Depuis des années, les scientifiques rêvent de mettre les personnes ayant subi une blessure traumatique dans le genre d’animation suspendue qui caractérise l’hibernation. Jusqu’à présent, ce qu’ils ont fait de mieux, c’est d’appliquer des fluides froids, en interne et en externe, pour ralentir temporairement les processus métaboliques, avec des résultats positifs (lien).
Les ours en hibernation épatent les chercheurs pour d’autres raisons encore. Par exemple, lorsqu’ils ont implanté un défibrillateur dans le cœur d’un ours pour mesurer son rythme cardiaque pendant l’hibernation, le corps de l’ours l’a éjecté de force (lien). Même chose pour les implants dans l’intestin. La réponse de base de l’ours aux implants de corps étrangers est de les rejeter puissamment. C’est peut-être la raison pour laquelle les ours contractent rarement des infections. Les chercheurs se demandent si cette réponse pourrait en quelque sorte être embouteillée pour traiter les blessures humaines (lien).
Et voici une autre surprise : les ours arrêtent réellement de respirer pendant l’hibernation, pendant peut-être 25-30 secondes à la fois (lien). Avec des besoins en oxygène plus faibles pendant leur sommeil, ils n’ont pas besoin de respirer autant. Lorsque le niveau d’oxygène est suffisamment bas, le cerveau envoie un signal pour qu’il prenne une autre respiration. Et écoutez bien : lorsqu’un ours inspire, son rythme cardiaque peut être multiplié par 800, alors que celui d’un humain n’augmente que d’un quarantième (lien). Quel athlète ne voudrait pas emprunter cette compétence ?
Quel miracle que l’ours…
Les cultures anciennes l’avaient bien compris, bien sûr. L’ours, avec sa capacité à mourir apparemment en hiver et à renaître au printemps avec une nouvelle vie, a longtemps symbolisé la transformation. En recherchant les dons de l’ours, nous nous sommes tournés vers cette créature en tant qu’enseignant, guide et guérisseur.
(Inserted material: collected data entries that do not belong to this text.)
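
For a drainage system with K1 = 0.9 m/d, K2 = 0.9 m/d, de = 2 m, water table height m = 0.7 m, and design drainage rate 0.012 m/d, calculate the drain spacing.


S^2 = 8*K2*de*m/q + 4*K1*m^2/q
S^2 = 8*0.9*2*0.7/0.012 + 4*0.9*0.7^2/0.012
S = sqrt(987.0000)

31.4166 m


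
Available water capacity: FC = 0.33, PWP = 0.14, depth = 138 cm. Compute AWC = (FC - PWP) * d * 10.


AWC = (FC - PWP) * d * 10
AWC = (0.33 - 0.14) * 138 * 10
AWC = 0.1900 * 138 * 10

262.2000 mm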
Ces liens fondamentaux, définis par le respect et la révérence, sont vrais pour les cultures anciennes du monde entier – partout où les hommes et les ours ont coexisté.
Dans l’écologie moderne, on entend dire que le grizzly est une « espèce parapluie ». La santé des populations de grizzlis engendre la santé d’écosystèmes entiers. Les anciens avaient une autre façon d’orienter la même question. Par exemple, il existe une vieille histoire d’une ourse qui se réfugie dans sa tanière pour rêver que le monde existe pendant l’hiver. Elle rêve d’antilopes, de pins à écorce blanche et de bisons. Elle crée chaque être, et des écosystèmes entiers, au cours de chaque hiver. Lorsqu’elle émerge au printemps, traînée par un jeune ourson, elle est célébrée par toutes les créatures de la terre.
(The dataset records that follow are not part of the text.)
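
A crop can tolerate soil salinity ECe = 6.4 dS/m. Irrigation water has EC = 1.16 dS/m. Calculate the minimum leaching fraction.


LR = ECiw / (5*ECe - ECiw)
LR = 1.16 / (5*6.4 - 1.16)
LR = 1.16 / 30.8400

0.0376


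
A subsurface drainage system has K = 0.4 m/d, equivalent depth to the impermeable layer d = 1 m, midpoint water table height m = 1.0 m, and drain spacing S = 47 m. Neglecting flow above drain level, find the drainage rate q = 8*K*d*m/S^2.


q = 8*K*d*m/S^2
q = 8*0.4*1*1.0/47^2
q = 3.2000 / 2209

0.0014 m/d


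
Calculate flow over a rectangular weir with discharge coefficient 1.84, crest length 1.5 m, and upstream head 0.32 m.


Q = C * L * H^(3/2) = 1.84 * 1.5 * 0.32^1.5 = 1.84 * 1.5 * 0.181019

0.4996 m^3/s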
La seule histoire sur les grizzlis qui me laisse vraiment perplexe est l’histoire moderne qui manque totalement d’émerveillement. C’est l’histoire qui exige de tuer les ours comme trophées et de résoudre les conflits avec les ours en les tuant alors que des approches non létales sont disponibles. Cette histoire n’a rien à voir avec le respect, la révérence ou l’émerveillement, mais avec la domination et l’utilisation, telles qu’elles sont codifiées dans les systèmes actuels de gestion de la faune par les États (lien).
C’est le récit qui motive la proposition de suppression des protections des espèces menacées pour les grizzlis de Yellowstone (lien). C’est un récit qui effacerait l’émerveillement de nos vies et reléguerait tous les êtres vivants au rang d’objets.